Even animals are not so asleep. Have you seen a deer in the jungle — how alert he looks, how watchfully he walks? Have you seen a bird sitting on the tree — how intelligently he goes on watching what is happening all around? You move towards the bird — there is a certain space he allows; beyond that, one step more, and he flies away. He has a certain alertness about his territory. If somebody enters into that territory then it is dangerous. If you look around you will be surprised: man seems to be the most asleep animal on the earth. Innocent villagers are far more alert and awake than the professors in the universities and the pundits in the temples. – just minds and no consciousness. People who work with nature — farmers, gardeners, woodcutters, carpenters, painters — they are far more alert. Because when you work with nature, nature is alert, trees are alert; their form of alertness is certainly different, but they are very alert.
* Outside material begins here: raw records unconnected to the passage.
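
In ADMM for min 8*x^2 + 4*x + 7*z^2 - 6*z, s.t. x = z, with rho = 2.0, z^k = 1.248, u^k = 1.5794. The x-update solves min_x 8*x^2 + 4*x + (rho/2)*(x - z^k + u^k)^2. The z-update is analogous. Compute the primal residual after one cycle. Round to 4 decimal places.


ADMM iteration with rho = 2.0, z^k = 1.248, u^k = 1.5794
Step 1: x-update.
Minimize 8*x^2 + 4*x + (2.0/2)*(x - 1.248 + 1.5794)^2
FOC: (2*8 + 2.0)*x = -4 + 2.0*(1.248 - 1.5794)
x^{k+1} = -0.259
Step 2: z-update.
Minimize 7*z^2 - 6*z + (2.0/2)*(-0.259 - z + 1.5794)^2
FOC: (2*7 + 2.0)*z = 6 + 2.0*(-0.259 + 1.5794)
z^{k+1} = 0.54
Step 3: u-update.
u^{k+1} = 1.5794 - 0.259 - 0.54 = 0.7803
Step 4: Primal residual = |-0.259 - 0.54| = 0.7991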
Now there are scientific proofs of their alertness. If the woodcutter comes with an axe in his hand and with the deliberate desire to cut the tree, all the trees that see him coming tremble. Now there are scientific proofs about it; I am not talking poetry, I am talking science when I say this. Now there are instruments to measure whether the tree is happy or unhappy, afraid or unafraid, sad or ecstatic. When the woodcutter comes, all the trees that see him start trembling. They become aware that death is close by. And the woodcutter has not cut any tree yet — just his coming…. And one thing more, far more strange: if the woodcutter is simply passing by there with no deliberate idea to cut a tree, then no tree becomes afraid. It is the same woodcutter, with the same axe. It seems that his intention to cut a tree affects the trees. It means that his intention is being understood; it means the very vibe is being decoded by the trees.

And one more significant fact has been observed scientifically: that if you go into the forest and kill an animal, it is not only the animal kingdom around that becomes shaken, but trees also. If you kill a deer, all the deer that are around feel the vibe of murder, become sad; a great trembling arises in them. Suddenly they are afraid for no particular reason at all. They may not have seen the deer being killed, but somehow, in a subtle way, they are affected — instinctively, intuitively. But it is not only the deer which are affected — the trees are affected, the parrots are affected, the tigers are affected, the eagles are affected, the grass leaves are affected. Murder has happened, destruction has happened, death has happened — everything that is around is affected.